Una domenica lo abbiamo invitato ad uscire con noi, per mangiare un gelato insieme, poi un’altra volta e un’altra volta ancora…
Tre anni dopo, ci sposavamo e la domenica a casa nostra con noi c’era Remo… Quando la sera lo riaccompagnavamo in istituto, cambiava fisionomia. Abbiamo così detto “sì” alla possibilità di tenerlo con noi in tutti i fine settimana. Un semplice “sì” a ciò che ci sembrava chiedere la realtà stessa, l’evidenza di un rapporto buono: Remo dimostrava di star bene con noi, voleva stare con noi. Nei due anni seguenti, Remo ha cominciato ad aprirsi, a giocare con le cose, ad essere contento di vedere gli amici entrare in casa.

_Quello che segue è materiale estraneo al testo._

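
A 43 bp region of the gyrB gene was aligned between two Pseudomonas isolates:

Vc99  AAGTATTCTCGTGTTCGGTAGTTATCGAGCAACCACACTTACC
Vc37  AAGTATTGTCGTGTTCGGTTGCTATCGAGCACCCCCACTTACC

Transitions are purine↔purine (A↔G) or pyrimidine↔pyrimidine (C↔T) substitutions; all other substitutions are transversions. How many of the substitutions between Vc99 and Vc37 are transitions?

1

Differing sites — 8:C/G (Tv); 20:A/T (Tv); 22:T/C (Ti); 32:A/C (Tv); 35:A/C (Tv).
Of the 5 differences, 1 transition and 4 transversions, so the answer is 1.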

Nel maggio del 1988 nasceva la nostra prima figlia: avere mia figlia tra le braccia era l’esperienza più bella che mi fosse mai capitata. Dopo qualche giorno arriva il solito venerdì, in cui si impone la presenza di Remo, ma questa volta come un’obiezione, come uno strapparmi mia figlia dalle braccia. Gli amici, nel tempo, la possibilità di riflettere mi hanno poi aiutato non solo a superare quella difficoltà, ma a comprendere ed abbracciare una realtà più grande, più liberante: Remo, la presenza di Remo, la difficoltà ad accoglierlo in quel periodo, mi aiutavano a comprendere che mia figlia in realtà non era in modo assoluto figlia “mia”. Io ero suo padre, lei mia figlia, ma “suo” e “mia” nel senso di compito, di responsabilità.
Così dal giugno 1988 Remo è in casa nostra: da quattro anni è in carrozzella.
Dopo la prima sono arrivate altre due figlie. Sempre attento a queste sorelline, ci chiamava quando piangevano: cominciava a vivere lui stesso un rapporto d’attenzione verso gli altri. Ogni mattina Remo ti richiede un’ora per alzarlo, lavarlo, vestirlo, dargli da mangiare. La sua sopravvivenza, la sua vita stessa dipende da te che sei lì ad accudirlo. Per noi ora è una persona che, nella nostra famiglia educa a uno sguardo diverso, che stiamo imparando ad avere su di noi, tra me e Nadia, tra noi e le nostre figlie. In questo ci sentiamo figli di nostro figlio: Remo.